Read the Letter in Which Donald Trump’s Grandfather Pleads Against Deportation
We have Harper’s Magazine to thank for unearthing this gem, in which Friedrich Trump — Donald Trump’s grandfather — pleads with the prince regent of Bavaria that he not be deported from his home country. It’s an irony that is of course not lost on us or the eight million people Trump seeks to deport from American shores.
Deportation has become a major component of Trump’s first month in office — a “military operation” in the president’s own words. In addition to his poorly thought-out and struck-down Muslim ban, Trump seeks to broadly expand the United States’ deportation efforts. Documents released by the Department of Homeland Security weeks ago indicate Trump seeks to publicize crimes committed by undocumented immigrants, strip those individuals of any privacy protections, expand the scope of local police to enforce deportations, build new deportation facilities and speed up deportations.
Trump has also expanded the scope of illegal activity that warrants deportation. Whereas President Obama placed deportation priority on the most dangerous criminals — gang members, felons and “those who posed security threats,” as The New York Times points out — Trump has given immigration agents the ability to deport anyone charged with even minor crimes, as well as those who have been ordered to be deported but do not have criminal records.

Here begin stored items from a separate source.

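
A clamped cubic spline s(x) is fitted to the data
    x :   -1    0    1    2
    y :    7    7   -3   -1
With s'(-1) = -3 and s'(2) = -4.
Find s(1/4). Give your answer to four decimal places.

4.7781

Put M_i = s'' at the i-th knot. Here h = (1, 1, 1) and Δ = (0, -10, 2), so the interior equations h_(i-1)·M_(i-1) + 2(h_(i-1)+h_i)·M_i + h_i·M_(i+1) = 6(Δ_i − Δ_(i-1)) read
  1·M_0 + 4·M_1 + 1·M_2 = 6(Δ_1 - Δ_0) = -60
  1·M_1 + 4·M_2 + 1·M_3 = 6(Δ_2 - Δ_1) = 72
Clamped end conditions give two more equations: 2h_0·M_0 + h_0·M_1 = 6(Δ_0 - s'(-1)) = 18 and h_2·M_2 + 2h_2·M_3 = 6(s'(2) - Δ_2) = -36.
Hence M_0 = 356/15, M_1 = -442/15, M_2 = 512/15, M_3 = -526/15.
On [0, 1], s(x) = 7 - 88/15·x - 221/15·x² + 53/5·x³.
With x = 1/4: s(1/4) = 1529/320.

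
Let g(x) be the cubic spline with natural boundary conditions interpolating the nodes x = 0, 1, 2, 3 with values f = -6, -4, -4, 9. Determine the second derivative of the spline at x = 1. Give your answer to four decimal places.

Let σ_i = g''(x_i). Step sizes h_i = 1, 1, 1; slopes of the chords Δ_i = (y_(i+1) - y_i)/h_i = 2, 0, 13.
  1·σ_0 + 4·σ_1 + 1·σ_2 = 6(Δ_1 - Δ_0) = -12
  1·σ_1 + 4·σ_2 + 1·σ_3 = 6(Δ_2 - Δ_1) = 78
Natural end conditions: σ_0 = σ_3 = 0.
Forward elimination and back-substitution give σ_0 = 0, σ_1 = -42/5, σ_2 = 108/5, σ_3 = 0.

-8.4000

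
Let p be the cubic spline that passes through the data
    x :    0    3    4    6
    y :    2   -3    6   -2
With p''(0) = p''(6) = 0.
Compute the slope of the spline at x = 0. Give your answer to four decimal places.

With M_i denoting the second derivative at x_i, h_i = 3, 1, 2, and Δ_i = (y_(i+1) − y_i)/h_i = -5/3, 9, -4:
  3·M_0 + 8·M_1 + 1·M_2 = 6(Δ_1 - Δ_0) = 64
  1·M_1 + 6·M_2 + 2·M_3 = 6(Δ_2 - Δ_1) = -78
Natural end conditions: M_0 = M_3 = 0.
Hence M_0 = 0, M_1 = 462/47, M_2 = -688/47, M_3 = 0.
On [0, 3], p'(x) = b_0 + 2c_0·x + 3d_0·x² with b_0 = Δ_0 - h_0(2M_0 + M_1)/6 = -928/141, c_0 = M_0/2 = 0, d_0 = (M_1 - M_0)/(6h_0) = 77/141. So p'(0) = -928/141.

-6.5816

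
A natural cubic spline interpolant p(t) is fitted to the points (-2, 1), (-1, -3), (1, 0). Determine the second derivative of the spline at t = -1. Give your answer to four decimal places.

5.5000

Let σ_i = p''(x_i). Step sizes h_i = 1, 2; slopes of the chords Δ_i = (y_(i+1) - y_i)/h_i = -4, 3/2.
  1·σ_0 + 6·σ_1 + 2·σ_2 = 6(Δ_1 - Δ_0) = 33
Natural end conditions: σ_0 = σ_2 = 0.
Forward elimination and back-substitution give σ_0 = 0, σ_1 = 11/2, σ_2 = 0.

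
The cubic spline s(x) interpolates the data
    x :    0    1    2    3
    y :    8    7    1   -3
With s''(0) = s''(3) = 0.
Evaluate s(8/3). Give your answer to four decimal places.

-1.9235

With σ_i denoting the second derivative at x_i, h_i = 1, 1, 1, and Δ_i = (y_(i+1) − y_i)/h_i = -1, -6, -4:
  1·σ_0 + 4·σ_1 + 1·σ_2 = 6(Δ_1 - Δ_0) = -30
  1·σ_1 + 4·σ_2 + 1·σ_3 = 6(Δ_2 - Δ_1) = 12
Natural end conditions: σ_0 = σ_3 = 0.
Solving the tridiagonal system: σ_0 = 0, σ_1 = -44/5, σ_2 = 26/5, σ_3 = 0.
On [2, 3], s(x) = 1 - 86/15·(x - 2) + 13/5·(x - 2)² - 13/15·(x - 2)³.
With (x - 2) = 2/3: s(8/3) = -779/405.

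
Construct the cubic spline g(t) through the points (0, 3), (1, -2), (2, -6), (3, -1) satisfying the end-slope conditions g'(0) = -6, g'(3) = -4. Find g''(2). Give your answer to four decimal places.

Let M_i = g''(x_i). Step sizes h_i = 1, 1, 1; slopes of the chords Δ_i = (y_(i+1) - y_i)/h_i = -5, -4, 5.
  1·M_0 + 4·M_1 + 1·M_2 = 6(Δ_1 - Δ_0) = 6
  1·M_1 + 4·M_2 + 1·M_3 = 6(Δ_2 - Δ_1) = 54
Clamped end conditions give two more equations: 2h_0·M_0 + h_0·M_1 = 6(Δ_0 - g'(0)) = 6 and h_2·M_2 + 2h_2·M_3 = 6(g'(3) - Δ_2) = -54.
Forward elimination and back-substitution give M_0 = 92/15, M_1 = -94/15, M_2 = 374/15, M_3 = -592/15.

24.9333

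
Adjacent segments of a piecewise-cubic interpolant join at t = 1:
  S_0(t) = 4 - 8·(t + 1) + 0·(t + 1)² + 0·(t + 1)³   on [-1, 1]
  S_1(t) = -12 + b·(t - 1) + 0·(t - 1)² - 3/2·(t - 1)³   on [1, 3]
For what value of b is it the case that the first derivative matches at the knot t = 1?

-8

S_0'(t) = -8 + 0·(t + 1) + 0·(t + 1)², so S_0'(1) = -8. On the right, S_1'(1) = b, so b = -8.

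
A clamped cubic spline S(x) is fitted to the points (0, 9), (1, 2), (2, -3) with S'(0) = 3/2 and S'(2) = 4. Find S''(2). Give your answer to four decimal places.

25.2500

With σ_i denoting the second derivative at x_i, h_i = 1, 1, and Δ_i = (y_(i+1) − y_i)/h_i = -7, -5:
  1·σ_0 + 4·σ_1 + 1·σ_2 = 6(Δ_1 - Δ_0) = 12
Clamped end conditions give two more equations: 2h_0·σ_0 + h_0·σ_1 = 6(Δ_0 - S'(0)) = -51 and h_1·σ_1 + 2h_1·σ_2 = 6(S'(2) - Δ_1) = 54.
Solving the tridiagonal system: σ_0 = -109/4, σ_1 = 7/2, σ_2 = 101/4.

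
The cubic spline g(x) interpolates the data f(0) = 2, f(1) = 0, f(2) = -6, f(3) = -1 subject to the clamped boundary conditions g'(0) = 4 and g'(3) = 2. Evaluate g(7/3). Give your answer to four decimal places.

-4.7728

Put M_i = g'' at the i-th knot. Here h = (1, 1, 1) and Δ = (-2, -6, 5), so the interior equations h_(i-1)·M_(i-1) + 2(h_(i-1)+h_i)·M_i + h_i·M_(i+1) = 6(Δ_i − Δ_(i-1)) read
  1·M_0 + 4·M_1 + 1·M_2 = 6(Δ_1 - Δ_0) = -24
  1·M_1 + 4·M_2 + 1·M_3 = 6(Δ_2 - Δ_1) = 66
Clamped end conditions give two more equations: 2h_0·M_0 + h_0·M_1 = 6(Δ_0 - g'(0)) = -36 and h_2·M_2 + 2h_2·M_3 = 6(g'(3) - Δ_2) = -18.
Solving the tridiagonal system: M_0 = -206/15, M_1 = -128/15, M_2 = 358/15, M_3 = -314/15.
On [2, 3], g(x) = -6 + 8/15·(x - 2) + 179/15·(x - 2)² - 112/15·(x - 2)³.
With (x - 2) = 1/3: g(7/3) = -1933/405.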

Under Trump, more individuals than ever before will be deported without ever stepping foot before a judge.
Also, since Trump’s campaign for president, he has insisted that immigrants “routinely victimize Americans,” despite well-known research indicating quite the opposite: crime levels among immigrants are lower than those among those born here in America.
The below letter by Friedrich Trump to Prince Luitpold of Bavaria was written in 1905 (and translated from its original German). Friedrich was Bavarian-born but had emigrated to the United States as a 16-year-old, making a life in New York. After starting a family — marrying and having a child — Friedrich moved his family back to Kallstadt, Bavaria, citing that his wife couldn’t handle the climate of New York.
But after re-settling in his native land, “as if by a lightning strike by fair skies” Trump got word that he’d been ordered to leave Bavaria. The letter doesn’t mention it, but he’d been ordered to be deported for failing to complete mandatory military service (sound familiar?) and for not registering his initial emigration to the United States.
In the letter, Trump pleads with the prince in the most flowery of language — “[he] who has ruled so beneficially and justly and wisely and softly and is warmly and deeply loved” — but ultimately his pleading was for naught. The prince rejected Friedrich Trump’s request to become a repatriated Bavarian citizen, and Trump and his family were deported. The family thereafter settled in New York, where the Trumps are now the problem of us all.
Read the letter from Donald Trump’s grandfather to Prince Luitpold of Bavaria in its entirety below:
Most Serene, Most Powerful Prince Regent! Most Gracious Regent and Lord!
I was born in Kallstadt on March 14, 1869. My parents were honest, plain, pious vineyard workers. They strictly held me to everything good — to diligence and piety, to regular attendance in school and church, to absolute obedience toward the high authority.
After my confirmation, in 1882, I apprenticed to become a barber. I emigrated in 1885, in my sixteenth year. In America I carried on my business with diligence, discretion, and prudence. God’s blessing was with me, and I became rich. I obtained American citizenship in 1892. In 1902 I met my current wife. Sadly, she could not tolerate the climate in New York, and I went with my dear family back to Kallstadt.
The town was glad to have received a capable and productive citizen. My old mother was happy to see her son, her dear daughter-in-law, and her granddaughter around her; she knows now that I will take care of her in her old age.
But we were confronted all at once, as if by a lightning strike from fair skies, with the news that the High Royal State Ministry had decided that we must leave our residence in the Kingdom of Bavaria. We were paralyzed with fright; our happy family life was tarnished. My wife has been overcome by anxiety, and my lovely child has become sick.
Why should we be deported? This is very, very hard for a family. What will our fellow citizens think if honest subjects are faced with such a decree — not to mention the great material losses it would incur. I would like to become a Bavarian citizen again.
In this urgent situation I have no other recourse than to turn to our adored, noble, wise, and just sovereign lord, our exalted ruler His Royal Highness, highest of all, who has already dried so many tears, who has ruled so beneficially and justly and wisely and softly and is warmly and deeply loved, with the most humble request that the highest of all will himself in mercy deign to allow the applicant to stay in the most gracious Kingdom of Bavaria.
Your most humble and obedient,
Irony is alive and well on American shores.